LDE carnet de route p.76 1917
Lundi 8 avril. ━ Pour éviter ces corvées périlleuses, la Compagnie abandonne Foch et s’installe au fortin Castelnau où les cuisines peuvent accéder.
Nous appuyons un peu sur la gauche et notre métier d’ânier va prendre fin.
Les ânes ont rejoint leur parc et j’assure avec Joutel leur nourriture jusqu’à leur évacuation vers l’arrière. Dans la nuit une voiture est venue chercher les 3 blessés. Nous les avons chargé à bout de bras comme des sacs de farine. Les malheureuses bêtes avaient leurs membres raides et gémissaient lamentablement.
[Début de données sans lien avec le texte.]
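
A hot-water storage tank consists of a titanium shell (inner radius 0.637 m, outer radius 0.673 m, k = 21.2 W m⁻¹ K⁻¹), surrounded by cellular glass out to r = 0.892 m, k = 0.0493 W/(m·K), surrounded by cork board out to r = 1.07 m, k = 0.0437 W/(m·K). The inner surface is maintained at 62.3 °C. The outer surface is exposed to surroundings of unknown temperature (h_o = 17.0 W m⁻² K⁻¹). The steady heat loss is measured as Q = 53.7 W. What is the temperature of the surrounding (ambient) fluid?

Series resistances:
  R_titanium = (1/0.637 − 1/0.673)/(4πk) = 0.08397/(4π·21.2) = 3.152×10^-4 K/W
  R_cellular glass = (1/0.673 − 1/0.892)/(4πk) = 0.3648/(4π·0.0493) = 0.5889 K/W
  R_cork board = (1/0.892 − 1/1.07)/(4πk) = 0.1865/(4π·0.0437) = 0.3396 K/W
  R_conv,out = 1/(4πr²h) = 1/(4π·1.07²·17.0) = 0.004089 K/W
ΣR = 0.9329 K/W
ΔT = Q·ΣR = 53.7 × 0.9329 = 50.10 K
Heat flows outward, so T_out = T_in − ΔT = 62.3 − 50.10 = 12.2 °C

T_out = 12.2 °C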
Mercredi 10 avril. ━ Hier, notre artillerie a pris sous son feu le secteur d’en face.
Aujourd’hui, l’ennemi nous rend la monnaie de notre pièce en écrasant Nicolas II sous du 280 mm. Abrité derrière des troncs d’arbres j’assiste avec Joutel à ce furieux pilonnage. À intervalles réguliers les grosses pièces ébranlent l’horizon d’un bruit sourd et prolongé, puis l’air frisonne ; alors un frôlement lointain s’annonce, s’amplifie et fonce sur le fortin avec un bruit terrifiant. À chaque fois, le sol vibre sous le choc monstrueux. Dans le ciel d’énormes champignons noirs s’élèvent zébrés de paraboles variées, poutres, arbres, tôles, pierres, ciment se détachent du sol et se fondent dans le nuage sombre.
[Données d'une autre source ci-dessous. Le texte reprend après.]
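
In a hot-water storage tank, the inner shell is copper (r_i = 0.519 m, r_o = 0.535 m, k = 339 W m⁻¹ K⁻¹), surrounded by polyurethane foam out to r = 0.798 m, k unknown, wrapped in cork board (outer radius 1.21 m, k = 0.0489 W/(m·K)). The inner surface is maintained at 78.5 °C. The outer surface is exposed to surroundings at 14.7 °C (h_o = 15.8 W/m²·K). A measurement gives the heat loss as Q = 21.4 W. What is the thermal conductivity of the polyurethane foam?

k = 0.0215 W/m·K

ΣR = ΔT/Q = |78.5 − 14.7|/21.4 = 2.981 K/W
Known resistances:
  R_copper = (1/0.519 − 1/0.535)/(4πk) = 0.05762/(4π·339) = 1.353×10^-5 K/W
  R_cork board = (1/0.798 − 1/1.21)/(4πk) = 0.4267/(4π·0.0489) = 0.6944 K/W
  R_conv,out = 1/(4πr²h) = 1/(4π·1.21²·15.8) = 0.003440 K/W
R_polyurethane foam = ΣR − ΣR_known = 2.981 − 0.6979 = 2.283 K/W
(1/r₁−1/r₂)/(4πk) = 2.283 ⇒ k = 0.6160/(4π·2.283) = 0.0215 W/m·K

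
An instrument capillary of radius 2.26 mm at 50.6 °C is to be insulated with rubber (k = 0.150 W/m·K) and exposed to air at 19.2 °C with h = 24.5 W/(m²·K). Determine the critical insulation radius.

For a cylinder, r_cr = k_ins/h = 0.150/24.5 = 0.00612 m = 0.612 cm

r_cr = 0.612 cm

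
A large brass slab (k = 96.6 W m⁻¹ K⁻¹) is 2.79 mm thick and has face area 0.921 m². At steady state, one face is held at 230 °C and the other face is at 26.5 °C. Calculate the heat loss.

Q = 6490 kW

Q = kA·ΔT/L = 96.6 × 0.921 × |230 °C − 26.5 °C| / 0.00279 = 6.49×10^6 W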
Nous sommes à 1.200 mètres et d’énormes éclats viennent en huhulant heurter les arbres de la forêt avec un bruit mat et c’est avec l’angoissante pensée que demain ça sera peut-être notre tour que nous rejoignons notre abri.
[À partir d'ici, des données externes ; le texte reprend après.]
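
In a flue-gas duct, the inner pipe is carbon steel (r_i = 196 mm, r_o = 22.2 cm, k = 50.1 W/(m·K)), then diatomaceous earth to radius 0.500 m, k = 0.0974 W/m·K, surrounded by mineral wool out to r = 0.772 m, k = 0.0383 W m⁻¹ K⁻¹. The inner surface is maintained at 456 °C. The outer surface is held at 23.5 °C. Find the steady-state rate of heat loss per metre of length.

Q' = 138 W/m

Resistance network (inner→outer):
  R'_carbon steel = ln(0.222/0.196)/(2πk) = 0.1246/(2π·50.1) = 3.957×10^-4 m·K/W
  R'_diatomaceous earth = ln(0.500/0.222)/(2πk) = 0.8119/(2π·0.0974) = 1.327 m·K/W
  R'_mineral wool = ln(0.772/0.500)/(2πk) = 0.4344/(2π·0.0383) = 1.805 m·K/W
ΣR = 3.957×10^-4 + 1.327 + 1.805 = 3.132 m·K/W
Q' = ΔT/ΣR = (456 °C − 23.5 °C)/3.132 = 138 W/m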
Le soir on apprend que le capitaine de la 3e Compagnie, deux officiers et six hommes ont été tués par ce pilonnage.
Jeudi 11 avril. ━ Nous ramenons notre troupeau vers l’arrière.
Sur la route de Valhey, deux territoriaux nous attendaient pour reprendre nos pensionnaires. Les petites bêtes sentaient venir le salut, elles trottinaient avec courage devant nous sans que nous fussions obligés d’user de nos bâtons. Nous avons quitté notre abri pour rejoindre celui de la Compagnie ; à l’escouade on fête notre retour par des " hihans " retentissants.
La vie reprend avec la monotonie des secteurs calmes. Cependant Beuzelin, toujours débrouillard, a repéré une petite baraque en planches. Elle est hermétique, placée à quelques dizaines de mètres de la tranchée. Beuzelin l’a transformée en salle de jeux. C’est le " home " privé de l’escouade et on y passe des heures plus agréables que dans l’abri souterrain où grouillent 120 hommes. On y fait des parties de manille, du bon chocolat et on y discute le coup.
Le mobilier : une table, deux bancs et un fourneau à bois. On peut y veiller le soir à la lueur d’une bougie car la cabane est bien close. L’atmosphère y est joyeuse et on se croirait à un rendez-vous de chasse. Les parties de manille se succèdent avec acharnement entre Beuzelin, Bihan, Joutel, Harquey et Rogerie. Avec Vacher je fais chauffer le chocolat et tard dans la nuit, nous rejoignons l’abri.